2 WNA Dideportasi dari Bangka Belitung, Usai Main Sepak Bola Tanpa Izin
Dua WNA Asal Ghana dan Kamerun Dideportasi Usai Main Sepak Bola di Babel-Istimewa-
PANGKALPINANG, BELITONGEKSRES.COM – Kasus pelanggaran izin tinggal oleh warga negara asing (WNA) kembali terjadi di Provinsi Kepulauan Bangka Belitung (Babel).
Sebelumnya seorang pemain sepak bola asal Pantai Gading, Kone Kalou, dideportasi karena terlibat dalam pertandingan di Bangka Barat.
Kini dua WNA asal Ghana dan Kamerun juga harus pulang kampung setelah terbukti melakukan pelanggaran serupa di Kabupaten Bangka Selatan.
Kedua WNA tersebut, masing-masing bernama Okutu Emmanuel dan Djomo Idriss Vanel, diketahui ikut bermain untuk Klub Sporty Tiram FC dalam laga final Bencah Cup 2025 di Toboali.
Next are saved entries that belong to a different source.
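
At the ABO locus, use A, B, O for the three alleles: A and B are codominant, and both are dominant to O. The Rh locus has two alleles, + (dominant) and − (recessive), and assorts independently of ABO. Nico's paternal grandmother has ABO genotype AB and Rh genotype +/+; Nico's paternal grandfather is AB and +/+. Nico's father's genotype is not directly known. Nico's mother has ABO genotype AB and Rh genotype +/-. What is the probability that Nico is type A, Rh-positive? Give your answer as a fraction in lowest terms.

Nico's father's ABO genotype from AB × AB: 1/4 AA, 1/2 AB, 1/4 BB.
Crossing each possibility with the mother AB and summing P(type A): 1/4·1/2 + 1/2·1/4 + 1/4·0 = 1/4.
Similarly for Rh via the father's Rh distribution: P(Rh+) = 1.
Independent loci: 1/4 × 1 = 1/4.

1/4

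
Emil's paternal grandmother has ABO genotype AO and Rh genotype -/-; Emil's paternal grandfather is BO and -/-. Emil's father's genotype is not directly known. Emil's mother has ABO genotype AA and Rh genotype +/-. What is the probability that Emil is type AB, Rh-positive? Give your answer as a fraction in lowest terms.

Emil's father's ABO genotype from AO × BO: 1/4 AB, 1/4 AO, 1/4 BO, 1/4 OO.
Crossing each possibility with the mother AA and summing P(type AB): 1/4·1/2 + 1/4·0 + 1/4·1/2 + 1/4·0 = 1/4.
Similarly for Rh via the father's Rh distribution: P(Rh+) = 1/2.
Independent loci: 1/4 × 1/2 = 1/8.

1/8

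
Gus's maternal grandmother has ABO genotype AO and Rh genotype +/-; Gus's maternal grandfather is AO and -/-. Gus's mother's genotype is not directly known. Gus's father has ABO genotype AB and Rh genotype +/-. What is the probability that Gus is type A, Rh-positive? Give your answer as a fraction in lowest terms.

5/16

Gus's mother's ABO genotype from AO × AO: 1/4 AA, 1/2 AO, 1/4 OO.
Crossing each possibility with the father AB and summing P(type A): 1/4·1/2 + 1/2·1/2 + 1/4·1/2 = 1/2.
Similarly for Rh via the mother's Rh distribution: P(Rh+) = 5/8.
Independent loci: 1/2 × 5/8 = 5/16.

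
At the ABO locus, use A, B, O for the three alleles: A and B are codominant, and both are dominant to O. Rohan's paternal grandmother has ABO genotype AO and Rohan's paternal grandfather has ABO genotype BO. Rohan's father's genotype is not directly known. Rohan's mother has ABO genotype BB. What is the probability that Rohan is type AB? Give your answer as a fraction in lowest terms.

Rohan's father's ABO genotype from AO × BO: 1/4 AB, 1/4 AO, 1/4 BO, 1/4 OO.
Crossing each possibility with the mother BB and summing P(type AB): 1/4·1/2 + 1/4·1/2 + 1/4·0 + 1/4·0 = 1/4.

1/4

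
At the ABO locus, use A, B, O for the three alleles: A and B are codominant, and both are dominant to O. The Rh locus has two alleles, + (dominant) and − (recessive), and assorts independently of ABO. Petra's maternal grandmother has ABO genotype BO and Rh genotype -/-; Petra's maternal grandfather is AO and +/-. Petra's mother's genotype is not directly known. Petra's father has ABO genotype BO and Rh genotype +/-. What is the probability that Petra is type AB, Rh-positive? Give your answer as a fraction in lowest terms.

Petra's mother's ABO genotype from BO × AO: 1/4 AB, 1/4 AO, 1/4 BO, 1/4 OO.
Crossing each possibility with the father BO and summing P(type AB): 1/4·1/4 + 1/4·1/4 + 1/4·0 + 1/4·0 = 1/8.
Similarly for Rh via the mother's Rh distribution: P(Rh+) = 5/8.
Independent loci: 1/8 × 5/8 = 5/64.

5/64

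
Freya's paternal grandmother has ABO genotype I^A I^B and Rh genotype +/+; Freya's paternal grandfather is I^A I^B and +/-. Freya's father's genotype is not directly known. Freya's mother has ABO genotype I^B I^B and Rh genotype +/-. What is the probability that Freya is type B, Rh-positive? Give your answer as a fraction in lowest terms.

7/16

Freya's father's ABO genotype from I^A I^B × I^A I^B: 1/4 I^A I^A, 1/2 I^A I^B, 1/4 I^B I^B.
Crossing each possibility with the mother I^B I^B and summing P(type B): 1/4·0 + 1/2·1/2 + 1/4·1 = 1/2.
Similarly for Rh via the father's Rh distribution: P(Rh+) = 7/8.
Independent loci: 1/2 × 7/8 = 7/16.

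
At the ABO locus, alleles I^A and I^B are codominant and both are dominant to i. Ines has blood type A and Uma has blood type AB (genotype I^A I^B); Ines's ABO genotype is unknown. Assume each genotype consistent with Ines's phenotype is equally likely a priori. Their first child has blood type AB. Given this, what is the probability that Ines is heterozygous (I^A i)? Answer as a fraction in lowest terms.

1/3

Possible genotypes: Ines ∈ {I^A I^A, I^A i}; Uma ∈ {I^A I^B}.
Weight each parental genotype pair by prior × P(type-AB child):
  I^A I^A × I^A I^B: posterior weight 2/3.
  I^A i × I^A I^B: posterior weight 1/3.
Sum the posterior weight over pairs where Ines is I^A i: 1/3.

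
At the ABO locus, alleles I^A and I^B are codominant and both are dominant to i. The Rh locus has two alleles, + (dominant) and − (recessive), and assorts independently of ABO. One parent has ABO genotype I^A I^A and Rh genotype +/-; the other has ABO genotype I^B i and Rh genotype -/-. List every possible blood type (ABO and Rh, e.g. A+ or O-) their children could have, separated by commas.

A+, A-, AB+, AB-

Gametes from I^A I^A × I^B i give offspring ABO genotypes I^A I^B, I^A i, i.e. phenotypes A, AB.
Rh cross +/- × -/- → phenotypes Rh+, Rh-.
Combining independently: A+, A-, AB+, AB-.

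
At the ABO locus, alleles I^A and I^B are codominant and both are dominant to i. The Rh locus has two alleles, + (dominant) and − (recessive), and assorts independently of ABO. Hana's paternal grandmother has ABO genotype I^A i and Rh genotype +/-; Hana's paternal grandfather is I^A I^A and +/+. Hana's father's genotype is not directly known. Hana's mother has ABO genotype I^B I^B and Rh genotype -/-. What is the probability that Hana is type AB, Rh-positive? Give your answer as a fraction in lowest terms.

Hana's father's ABO genotype from I^A i × I^A I^A: 1/2 I^A I^A, 1/2 I^A i.
Crossing each possibility with the mother I^B I^B and summing P(type AB): 1/2·1 + 1/2·1/2 = 3/4.
Similarly for Rh via the father's Rh distribution: P(Rh+) = 3/4.
Independent loci: 3/4 × 3/4 = 9/16.

9/16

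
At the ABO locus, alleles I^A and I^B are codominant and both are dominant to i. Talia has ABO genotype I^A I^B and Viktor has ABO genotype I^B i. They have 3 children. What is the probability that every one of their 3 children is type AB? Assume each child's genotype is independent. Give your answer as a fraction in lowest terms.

ABO cross I^A I^B × I^B i → 1/4 A, 1/2 B, 1/4 AB.
So P(type AB) = 1/4 per child.
All 3 independent: (1/4)^3 = 1/64.

1/64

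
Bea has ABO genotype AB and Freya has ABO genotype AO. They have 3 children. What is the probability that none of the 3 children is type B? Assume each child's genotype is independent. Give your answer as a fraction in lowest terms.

27/64

ABO cross AB × AO → 1/2 A, 1/4 B, 1/4 AB.
So P(type B) = 1/4 per child.
P(not type B) = 3/4 for one child; (3/4)^3 = 27/64.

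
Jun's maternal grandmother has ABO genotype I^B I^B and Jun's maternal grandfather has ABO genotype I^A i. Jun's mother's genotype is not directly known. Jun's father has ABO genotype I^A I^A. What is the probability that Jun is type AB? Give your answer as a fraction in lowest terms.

1/2

Jun's mother's ABO genotype from I^B I^B × I^A i: 1/2 I^A I^B, 1/2 I^B i.
Crossing each possibility with the father I^A I^A and summing P(type AB): 1/2·1/2 + 1/2·1/2 = 1/2.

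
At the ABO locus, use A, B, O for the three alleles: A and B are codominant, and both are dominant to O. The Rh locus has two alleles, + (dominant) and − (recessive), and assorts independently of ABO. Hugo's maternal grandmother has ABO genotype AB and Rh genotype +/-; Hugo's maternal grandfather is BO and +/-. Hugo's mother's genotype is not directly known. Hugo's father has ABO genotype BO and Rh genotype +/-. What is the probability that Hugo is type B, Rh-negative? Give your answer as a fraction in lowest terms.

5/32

Hugo's mother's ABO genotype from AB × BO: 1/4 AB, 1/4 AO, 1/4 BB, 1/4 BO.
Crossing each possibility with the father BO and summing P(type B): 1/4·1/2 + 1/4·1/4 + 1/4·1 + 1/4·3/4 = 5/8.
Similarly for Rh via the mother's Rh distribution: P(Rh-) = 1/4.
Independent loci: 5/8 × 1/4 = 5/32.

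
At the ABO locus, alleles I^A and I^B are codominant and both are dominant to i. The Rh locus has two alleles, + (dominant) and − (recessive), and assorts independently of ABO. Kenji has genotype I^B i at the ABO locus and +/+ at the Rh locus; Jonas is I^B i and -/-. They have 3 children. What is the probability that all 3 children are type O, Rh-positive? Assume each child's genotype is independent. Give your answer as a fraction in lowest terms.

ABO cross I^B i × I^B i → 1/4 O, 3/4 B.
Rh cross +/+ × -/- → 1 Rh+; so P(type O, Rh-positive) = 1/4 × 1 = 1/4 per child.
All 3 independent: (1/4)^3 = 1/64.

1/64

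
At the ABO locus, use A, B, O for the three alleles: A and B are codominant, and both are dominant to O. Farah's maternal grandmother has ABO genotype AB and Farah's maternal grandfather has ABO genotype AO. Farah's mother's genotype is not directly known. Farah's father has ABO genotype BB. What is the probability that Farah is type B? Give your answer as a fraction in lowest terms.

1/2

Farah's mother's ABO genotype from AB × AO: 1/4 AA, 1/4 AB, 1/4 AO, 1/4 BO.
Crossing each possibility with the father BB and summing P(type B): 1/4·0 + 1/4·1/2 + 1/4·1/2 + 1/4·1 = 1/2.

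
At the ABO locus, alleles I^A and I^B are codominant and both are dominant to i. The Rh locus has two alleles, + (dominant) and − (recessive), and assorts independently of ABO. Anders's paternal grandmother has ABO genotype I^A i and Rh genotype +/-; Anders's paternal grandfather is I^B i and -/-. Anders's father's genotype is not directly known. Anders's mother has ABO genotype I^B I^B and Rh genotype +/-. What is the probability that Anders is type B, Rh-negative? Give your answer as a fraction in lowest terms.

Anders's father's ABO genotype from I^A i × I^B i: 1/4 I^A I^B, 1/4 I^A i, 1/4 I^B i, 1/4 i i.
Crossing each possibility with the mother I^B I^B and summing P(type B): 1/4·1/2 + 1/4·1/2 + 1/4·1 + 1/4·1 = 3/4.
Similarly for Rh via the father's Rh distribution: P(Rh-) = 3/8.
Independent loci: 3/4 × 3/8 = 9/32.

9/32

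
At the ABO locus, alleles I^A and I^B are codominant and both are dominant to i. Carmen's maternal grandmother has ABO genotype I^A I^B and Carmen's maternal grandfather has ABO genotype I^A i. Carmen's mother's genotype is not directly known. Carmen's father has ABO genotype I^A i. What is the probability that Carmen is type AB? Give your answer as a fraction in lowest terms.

1/8

Carmen's mother's ABO genotype from I^A I^B × I^A i: 1/4 I^A I^A, 1/4 I^A I^B, 1/4 I^A i, 1/4 I^B i.
Crossing each possibility with the father I^A i and summing P(type AB): 1/4·0 + 1/4·1/4 + 1/4·0 + 1/4·1/4 = 1/8.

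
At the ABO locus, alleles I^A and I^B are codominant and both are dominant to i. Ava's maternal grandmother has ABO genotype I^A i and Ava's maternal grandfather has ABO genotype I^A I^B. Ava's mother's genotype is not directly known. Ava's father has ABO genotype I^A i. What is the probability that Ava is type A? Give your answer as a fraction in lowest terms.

5/8

Ava's mother's ABO genotype from I^A i × I^A I^B: 1/4 I^A I^A, 1/4 I^A I^B, 1/4 I^A i, 1/4 I^B i.
Crossing each possibility with the father I^A i and summing P(type A): 1/4·1 + 1/4·1/2 + 1/4·3/4 + 1/4·1/4 = 5/8.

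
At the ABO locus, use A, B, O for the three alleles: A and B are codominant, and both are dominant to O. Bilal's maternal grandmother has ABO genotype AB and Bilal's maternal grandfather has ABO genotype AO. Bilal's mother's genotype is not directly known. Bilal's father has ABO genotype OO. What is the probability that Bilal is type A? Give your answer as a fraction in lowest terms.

1/2

Bilal's mother's ABO genotype from AB × AO: 1/4 AA, 1/4 AB, 1/4 AO, 1/4 BO.
Crossing each possibility with the father OO and summing P(type A): 1/4·1 + 1/4·1/2 + 1/4·1/2 + 1/4·0 = 1/2.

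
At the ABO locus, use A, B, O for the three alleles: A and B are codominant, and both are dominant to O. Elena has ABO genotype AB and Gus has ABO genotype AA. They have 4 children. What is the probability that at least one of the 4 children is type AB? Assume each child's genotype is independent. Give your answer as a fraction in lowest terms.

ABO cross AB × AA → 1/2 A, 1/2 AB.
So P(type AB) = 1/2 per child.
P(none) = (1/2)^4 = 1/16; P(at least one) = 1 − 1/16 = 15/16.

15/16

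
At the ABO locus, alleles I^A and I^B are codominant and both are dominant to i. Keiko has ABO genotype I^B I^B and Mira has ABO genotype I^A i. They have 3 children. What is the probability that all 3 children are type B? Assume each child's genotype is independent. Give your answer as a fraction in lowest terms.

ABO cross I^B I^B × I^A i → 1/2 B, 1/2 AB.
So P(type B) = 1/2 per child.
All 3 independent: (1/2)^3 = 1/8.

1/8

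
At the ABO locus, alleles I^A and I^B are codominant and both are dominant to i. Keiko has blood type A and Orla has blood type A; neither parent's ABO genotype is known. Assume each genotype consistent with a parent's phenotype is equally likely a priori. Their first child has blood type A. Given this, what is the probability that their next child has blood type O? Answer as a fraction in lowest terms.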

BACA JUGA:Polda Babel Bongkar Gudang Oplos LPG 3 Kg, Dua Pelaku Ditangkap
Kasus ini mencuat setelah informasi dari masyarakat beredar di akhir Oktober 2025 dan menjadi perhatian Kantor Imigrasi Kelas I TPI Pangkalpinang.
Dari hasil penyelidikan, diketahui bahwa Okutu Emmanuel adalah pemegang Izin Tinggal Terbatas dengan indeks E28 (investor), sementara Djomo Idriss Vanel memiliki Izin Tinggal Kunjungan dengan indeks C22b.
Namun, keduanya terbukti menggunakan izin tinggal tersebut tidak sesuai dengan peruntukannya.
“Djomo Idriss Vanel terbukti menyalahgunakan izin tinggal sebagaimana dimaksud dalam Pasal 122 huruf (a) Undang-Undang Nomor 6 Tahun 2011 tentang Keimigrasian,” jelas Kepala Kantor Imigrasi Kelas I TPI Pangkalpinang, Ahmad Khumaidi, dilansir dari Babel Pos, Selasa (11/11/2025).
BACA JUGA:Polda Babel Luncurkan SPKT Keliling, AKBP Andi: Polisi Siap Layani Warga hingga Pulau Terpencil
Atas pelanggaran itu, Djomo dijatuhi Tindakan Administratif Keimigrasian (TAK) berupa deportasi, sebagaimana diatur dalam Pasal 75 ayat (2) huruf (f) UU Nomor 6 Tahun 2011. Proses deportasi dilaksanakan Minggu, 9 November 2025, melalui Bandara Internasional Soekarno-Hatta.
Okutu Emmanuel dideportasi menuju Accra, Ghana, dengan rute penerbangan Jakarta – Bangkok – Addis Ababa – Accra, sementara Djomo Idriss Vanel diterbangkan menuju Douala, Kamerun, melalui Jakarta – Bangkok – Addis Ababa – Douala menggunakan maskapai Ethiopian Airlines.
Ahmad Khumaidi menegaskan bahwa langkah tegas tersebut merupakan wujud komitmen Imigrasi dalam menegakkan hukum dan menjaga kedaulatan negara.
“Imigrasi tidak akan mentolerir pelanggaran terhadap izin tinggal yang diberikan. Setiap orang asing wajib mematuhi ketentuan hukum selama berada di Indonesia. Deportasi ini langkah tegas sekaligus upaya menjaga tertib administrasi keimigrasian,” ujarnya.